GC, STD culture, culture of the cervix, urethra, and anus
Gonorrhea is a sexually transmitted disease (STD) caused by the bacterium N. gonorrhoeae. These bacteria often thrive in moist areas of the reproductive tract, but they can also grow in the eyes, mouth and throat, or anus. This test uses body fluids from the affected areas, often the cervix, urethra, penis, or rectum, as the specimen.
Lab technicians then culture the specimen by putting it in a special container with food normally found in the bacteria's natural habitat. If the bacteria that cause gonorrhea grow in your specimen, it may mean you have gonorrhea.
You may have this test if your doctor suspects you have gonorrhea. Gonorrhea is easily cured, but it can be dangerous and even life-threatening if untreated. It often causes pelvic inflammatory disease in women, which can lead to pain and infertility. It can also cause infertility in men and a potentially fatal blood infection in both women and men.

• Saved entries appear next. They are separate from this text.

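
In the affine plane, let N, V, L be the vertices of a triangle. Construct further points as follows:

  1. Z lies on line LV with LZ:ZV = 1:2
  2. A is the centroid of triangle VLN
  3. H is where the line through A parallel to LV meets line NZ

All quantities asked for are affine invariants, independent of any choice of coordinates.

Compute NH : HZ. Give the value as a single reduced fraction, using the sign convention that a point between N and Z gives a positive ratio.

NH:HZ = 2

Work in coordinates with N = (0, 0), V = (1, 0), L = (0, 1).
1. Z lies on line LV with LZ:ZV = 1:2 ⇒ Z = (1/3, 2/3)
2. A is the centroid of triangle VLN ⇒ A = (1/3, 1/3)
3. H is where the line through A parallel to LV meets line NZ ⇒ H = (2/9, 4/9)
H = N + t·(Z−N) with t = 2/3, so NH:HZ = t:(1−t) = 2/3:1/3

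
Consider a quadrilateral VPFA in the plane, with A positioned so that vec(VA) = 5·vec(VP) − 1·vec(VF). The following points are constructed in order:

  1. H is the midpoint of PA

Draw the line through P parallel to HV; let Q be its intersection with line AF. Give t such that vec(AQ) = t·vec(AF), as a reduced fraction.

Work in coordinates with V = (0, 0), P = (1, 0), F = (0, 1), A = (5, -1).
1. H is the midpoint of PA ⇒ H = (3, -1/2)
through P parallel to HV: direction (-3, 1/2); meets AF at Q = (25/7, -3/7)
Q = A + t·(F−A) with t = 2/7

t = 2/7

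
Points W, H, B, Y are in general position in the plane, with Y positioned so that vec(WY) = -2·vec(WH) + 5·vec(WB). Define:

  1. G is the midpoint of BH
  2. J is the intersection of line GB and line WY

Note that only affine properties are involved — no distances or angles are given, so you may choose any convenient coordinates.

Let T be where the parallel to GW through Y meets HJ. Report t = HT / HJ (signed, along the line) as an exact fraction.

Work in coordinates with W = (0, 0), H = (1, 0), B = (0, 1), Y = (-2, 5).
1. G is the midpoint of BH ⇒ G = (1/2, 1/2)
2. J is the intersection of line GB and line WY ⇒ J = (-2/3, 5/3)
through Y parallel to GW: direction (-1/2, -1/2); meets HJ at T = (-3, 4)
T = H + t·(J−H) with t = 12/5

t = 12/5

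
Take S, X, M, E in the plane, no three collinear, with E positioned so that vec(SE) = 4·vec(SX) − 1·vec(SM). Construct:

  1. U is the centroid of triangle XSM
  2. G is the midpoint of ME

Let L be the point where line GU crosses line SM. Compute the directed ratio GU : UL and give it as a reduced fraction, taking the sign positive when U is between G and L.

GU:UL = 5

Assign S = (0, 0), X = (1, 0), M = (0, 1), E = (4, -1) — the answer is frame-independent, so this choice is without loss of generality.
1. U is the centroid of triangle XSM ⇒ U = (1/3, 1/3)
2. G is the midpoint of ME ⇒ G = (2, 0)
line GU meets SM at L = (0, 2/5)
U = G + t·(L−G) with t = 5/6, so GU:UL = 5/6:1/6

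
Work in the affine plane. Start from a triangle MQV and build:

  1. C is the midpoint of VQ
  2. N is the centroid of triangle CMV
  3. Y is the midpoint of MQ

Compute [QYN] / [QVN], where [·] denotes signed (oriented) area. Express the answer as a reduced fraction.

[QYN]:[QVN] = -3/4

Work in coordinates with M = (0, 0), Q = (1, 0), V = (0, 1).
1. C is the midpoint of VQ ⇒ C = (1/2, 1/2)
2. N is the centroid of triangle CMV ⇒ N = (1/6, 1/2)
3. Y is the midpoint of MQ ⇒ Y = (1/2, 0)
2·[QYN] = -1/4, 2·[QVN] = 1/3
[QYN]:[QVN] = -1/4:1/3 = -3/4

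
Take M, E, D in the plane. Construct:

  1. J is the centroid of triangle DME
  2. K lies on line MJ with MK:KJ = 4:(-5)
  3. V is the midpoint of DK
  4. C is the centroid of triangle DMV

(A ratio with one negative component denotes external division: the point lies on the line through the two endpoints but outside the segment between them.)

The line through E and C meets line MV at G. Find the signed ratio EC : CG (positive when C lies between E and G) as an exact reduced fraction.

EC:CG = -7/4

Choose coordinates M = (0, 0), E = (1, 0), D = (0, 1).
1. J is the centroid of triangle DME ⇒ J = (1/3, 1/3)
2. K lies on line MJ with MK:KJ = 4:(-5) ⇒ K = (-4/3, -4/3)
3. V is the midpoint of DK ⇒ V = (-2/3, -1/6)
4. C is the centroid of triangle DMV ⇒ C = (-2/9, 5/18)
line EC meets MV at G = (10/21, 5/42)
C = E + t·(G−E) with t = 7/3, so EC:CG = 7/3:-4/3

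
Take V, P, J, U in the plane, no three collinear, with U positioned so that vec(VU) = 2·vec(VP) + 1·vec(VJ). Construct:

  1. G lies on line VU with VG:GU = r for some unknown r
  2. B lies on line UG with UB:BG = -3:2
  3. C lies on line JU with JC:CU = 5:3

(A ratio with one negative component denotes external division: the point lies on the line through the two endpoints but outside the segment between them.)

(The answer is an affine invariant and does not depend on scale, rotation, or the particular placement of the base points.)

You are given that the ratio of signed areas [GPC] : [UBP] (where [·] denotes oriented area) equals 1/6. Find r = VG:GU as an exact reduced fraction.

r = 2/3

Work in coordinates with V = (0, 0), P = (1, 0), J = (0, 1), U = (2, 1).
1. With VG:GU = r, write λ = r/(r+1) so G = V + λ·(U−V); G is affine-linear in λ
2. B lies on line UG with UB:BG = -3:2 ⇒ B is an affine combination of earlier points and hence also affine-linear in λ
3. C lies on line JU with JC:CU = 5:3 ⇒ C = (5/4, 1)
Every point depending on G is an affine combination of G and λ-independent points, so each such coordinate is linear in λ; the λ² term in each signed area is a multiple of (U−V)×(U−V) = 0, so 2·[GPC] and 2·[UBP] are each linear in λ. Evaluating at λ=0 and λ=1:
  2·[GPC] = -7/4·λ + 1,   2·[UBP] = -3·λ + 3
So [GPC]:[UBP] = (-7/4·λ + 1) / (-3·λ + 3). Setting this equal to 1/6:
  -7/4·λ + 1 = 1/6·(-3·λ + 3)  ⇒  λ = 2/5
Then r = λ/(1−λ) = (2/5)/(3/5) = 2/3. Check: with r = 2/3, G = (4/5, 2/5) and [GPC]:[UBP] = 1/6 as required.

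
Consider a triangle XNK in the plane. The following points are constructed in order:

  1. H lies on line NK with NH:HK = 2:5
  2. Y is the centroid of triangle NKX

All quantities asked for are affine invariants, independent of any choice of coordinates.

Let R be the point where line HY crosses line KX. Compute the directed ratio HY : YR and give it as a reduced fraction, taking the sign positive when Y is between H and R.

Choose coordinates X = (0, 0), N = (1, 0), K = (0, 1).
1. H lies on line NK with NH:HK = 2:5 ⇒ H = (5/7, 2/7)
2. Y is the centroid of triangle NKX ⇒ Y = (1/3, 1/3)
line HY meets KX at R = (0, 3/8)
Y = H + t·(R−H) with t = 8/15, so HY:YR = 8/15:7/15

HY:YR = 8/7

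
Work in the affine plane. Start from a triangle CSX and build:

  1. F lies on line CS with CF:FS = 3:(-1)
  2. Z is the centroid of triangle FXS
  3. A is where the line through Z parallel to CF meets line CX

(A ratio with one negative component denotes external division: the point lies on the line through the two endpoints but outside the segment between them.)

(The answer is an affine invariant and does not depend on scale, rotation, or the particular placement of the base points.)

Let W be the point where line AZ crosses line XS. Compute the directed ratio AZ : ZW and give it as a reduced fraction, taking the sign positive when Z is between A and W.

AZ:ZW = -5

Set C = (0, 0), S = (1, 0), X = (0, 1); any affine frame gives the same invariant.
1. F lies on line CS with CF:FS = 3:(-1) ⇒ F = (3/2, 0)
2. Z is the centroid of triangle FXS ⇒ Z = (5/6, 1/3)
3. A is where the line through Z parallel to CF meets line CX ⇒ A = (0, 1/3)
line AZ meets XS at W = (2/3, 1/3)
Z = A + t·(W−A) with t = 5/4, so AZ:ZW = 5/4:-1/4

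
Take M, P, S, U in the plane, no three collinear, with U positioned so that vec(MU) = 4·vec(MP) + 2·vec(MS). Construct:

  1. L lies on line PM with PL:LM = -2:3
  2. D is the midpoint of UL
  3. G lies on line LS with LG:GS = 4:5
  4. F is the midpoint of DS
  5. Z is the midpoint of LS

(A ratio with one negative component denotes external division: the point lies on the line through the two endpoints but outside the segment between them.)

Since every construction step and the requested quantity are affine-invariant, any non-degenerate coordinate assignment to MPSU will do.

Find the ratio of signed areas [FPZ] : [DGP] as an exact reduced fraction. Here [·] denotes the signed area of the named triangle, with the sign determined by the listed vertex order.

[FPZ]:[DGP] = 9/32

Choose coordinates M = (0, 0), P = (1, 0), S = (0, 1), U = (4, 2).
1. L lies on line PM with PL:LM = -2:3 ⇒ L = (3, 0)
2. D is the midpoint of UL ⇒ D = (7/2, 1)
3. G lies on line LS with LG:GS = 4:5 ⇒ G = (5/3, 4/9)
4. F is the midpoint of DS ⇒ F = (7/4, 1)
5. Z is the midpoint of LS ⇒ Z = (3/2, 1/2)
2·[FPZ] = 1/8, 2·[DGP] = 4/9
[FPZ]:[DGP] = 1/8:4/9 = 9/32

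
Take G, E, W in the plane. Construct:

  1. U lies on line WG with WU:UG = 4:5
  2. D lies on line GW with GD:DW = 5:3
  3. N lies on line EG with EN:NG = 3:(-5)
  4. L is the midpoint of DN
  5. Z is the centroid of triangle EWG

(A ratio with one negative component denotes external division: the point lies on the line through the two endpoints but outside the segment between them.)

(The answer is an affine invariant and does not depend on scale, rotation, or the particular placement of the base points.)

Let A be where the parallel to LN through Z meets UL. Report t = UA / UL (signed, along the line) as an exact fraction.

Set G = (0, 0), E = (1, 0), W = (0, 1); any affine frame gives the same invariant.
1. U lies on line WG with WU:UG = 4:5 ⇒ U = (0, 5/9)
2. D lies on line GW with GD:DW = 5:3 ⇒ D = (0, 5/8)
3. N lies on line EG with EN:NG = 3:(-5) ⇒ N = (5/2, 0)
4. L is the midpoint of DN ⇒ L = (5/4, 5/16)
5. Z is the centroid of triangle EWG ⇒ Z = (1/3, 1/3)
through Z parallel to LN: direction (5/4, -5/16); meets UL at A = (-5/2, 25/24)
A = U + t·(L−U) with t = -2

t = -2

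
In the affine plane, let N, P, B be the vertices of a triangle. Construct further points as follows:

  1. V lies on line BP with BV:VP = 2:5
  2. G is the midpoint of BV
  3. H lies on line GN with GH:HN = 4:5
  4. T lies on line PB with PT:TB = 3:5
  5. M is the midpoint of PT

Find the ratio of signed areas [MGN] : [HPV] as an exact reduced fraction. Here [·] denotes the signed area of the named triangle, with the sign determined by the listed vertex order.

Set N = (0, 0), P = (1, 0), B = (0, 1); any affine frame gives the same invariant.
1. V lies on line BP with BV:VP = 2:5 ⇒ V = (2/7, 5/7)
2. G is the midpoint of BV ⇒ G = (1/7, 6/7)
3. H lies on line GN with GH:HN = 4:5 ⇒ H = (5/63, 10/21)
4. T lies on line PB with PT:TB = 3:5 ⇒ T = (5/8, 3/8)
5. M is the midpoint of PT ⇒ M = (13/16, 3/16)
2·[MGN] = 75/112, 2·[HPV] = 20/63
[MGN]:[HPV] = 75/112:20/63 = 135/64

[MGN]:[HPV] = 135/64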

Symptoms of gonorrhea include:
Excess vaginal discharge
Burning sensation when urinating
Bleeding between periods
Green, white, or yellow discharge from the penis
Painful or swollen testicles
Anal itching, soreness and bleeding, and painful bowel movements are symptoms of anal gonorrhea.
If you are pregnant, you may also be checked for gonorrhea as part of your routine prenatal testing. A pregnant woman can pass gonorrhea to her baby during delivery, possibly causing blindness or a potentially fatal blood infection. Detecting and treating gonorrhea prevents such complications.
If you are a woman, your doctor may test you for both genital and rectal gonorrhea. If you have had anal and oral intercourse, your doctor will do a rectal and throat culture. You may also have blood tests or a tissue biopsy to check for other STDs.
Many things may affect your lab test results. These include the method each lab uses to do the test. Even if your test results are different from the normal value, you may not have a problem. To learn what the results mean for you, talk with your health care provider.
A negative, or normal, test result means the lab has found no evidence of gonorrhea. If you test positive for gonorrhea, you are most likely infected. Your sexual partner(s) should be tested and treated as well.
A health care provider inserts a sterile, cotton-tipped swab into the area to be tested. You don't need to be sedated. Doctors often swab more than one site.
This test poses no known risks.
If you are female, your test results could be affected by:
Having your period
Douching within 24 hours of testing
Using lubricants and disinfectants
If you are male, your test results could be affected by:
Urinating within an hour of testing
Stool can contaminate samples taken from the anus. Taking antibiotics can also affect your test results.
Women should not take a bath or use a douche within 24 hours of testing. Men should not urinate within an hour of testing. In addition, be sure your doctor knows about all medicines, herbs, vitamins, and supplements you are taking. This includes medicines that don't need a prescription and any illicit drugs you may use.